Implicit Skinning, Part 2

In this post, we'll be going over ""Robust Iso-Surface Tracking for Interactive Character Skinning"" from Vaillant et al. We're following up on their previous work.

So why the follow-up? Well, implicit skinning had some problems. The original method relies on the mesh's skin weights. Because the first step is to skin the mesh normally with traditional methods (LBS/DQS), it can suffer under large joint angles. If a joint bends so drastically that a major self-intersection occurs, the resulting implicit surface operators will fail to produce a quality surface. If self-intersecting vertices cross the scalar field's medial axis, they'll project onto the wrong side of the mesh (remember, it's an iso-surface...). Excessive stretches from the skinning method will not be corrected. Skinned triangles that end up close to parallel with the local gradient of the scalar field may get inverted. Finally, contact surfaces are detected as gradient discontinuities. Failure to explicitly model them as iso-surfaces in the field results in unstable projections. These can be avoided by limiting the character's motion, but that's no fun! See below for a comparison between methods:

To fix these issues, they:

  • Rework their composition operators to truly model and identify contact surfaces rather than trust the vertices to behave appropriately.
  • Revise the skinning solution to not depend on the traditional (they call it geometric) skinning solution of LBS or DQS.
  • Rework the tangential relaxation step to use as-rigid-as-possible (ARAP) transformations, which involves solving a sparse linear system for each vertex(!)
  • Resort to using the previous animation frame's data as input, which presumably helps keep the number of computations low during the energy minimization/optimization steps.

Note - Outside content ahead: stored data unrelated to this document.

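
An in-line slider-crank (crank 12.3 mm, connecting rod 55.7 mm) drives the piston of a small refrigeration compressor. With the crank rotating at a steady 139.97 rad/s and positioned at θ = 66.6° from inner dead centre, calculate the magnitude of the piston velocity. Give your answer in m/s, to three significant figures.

1.72

ω = 140 rad/s
For an in-line slider-crank, x = r cosθ + √(L² − r² sin²θ), so v = −rω sinθ·[1 + r cosθ/√(L² − r² sin²θ)].
With r = 0.0123 m, L = 0.0557 m, θ = 66.6°: √(L² − r² sin²θ) = 0.054544 m.
v = −0.0123·140·0.91775·[1 + 0.0123·0.39715/0.054544] = -1.7215 m/s.
|v| = 1.7215 m/s.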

Unfortunately, the authors don't have the source code available for this development of implicit skinning. The papers makes a claim about no longer requiring skinning weights, but I wouldn't say that's completely true. While they no longer perform geometric skinning as an initial state before vertex projection / tangential relaxation, they still depend on skinning weights to 1) partition the mesh, and 2) compute weighted average rotation matrices for each vertex in the right-hand side vector for the ARAP sparse linear system.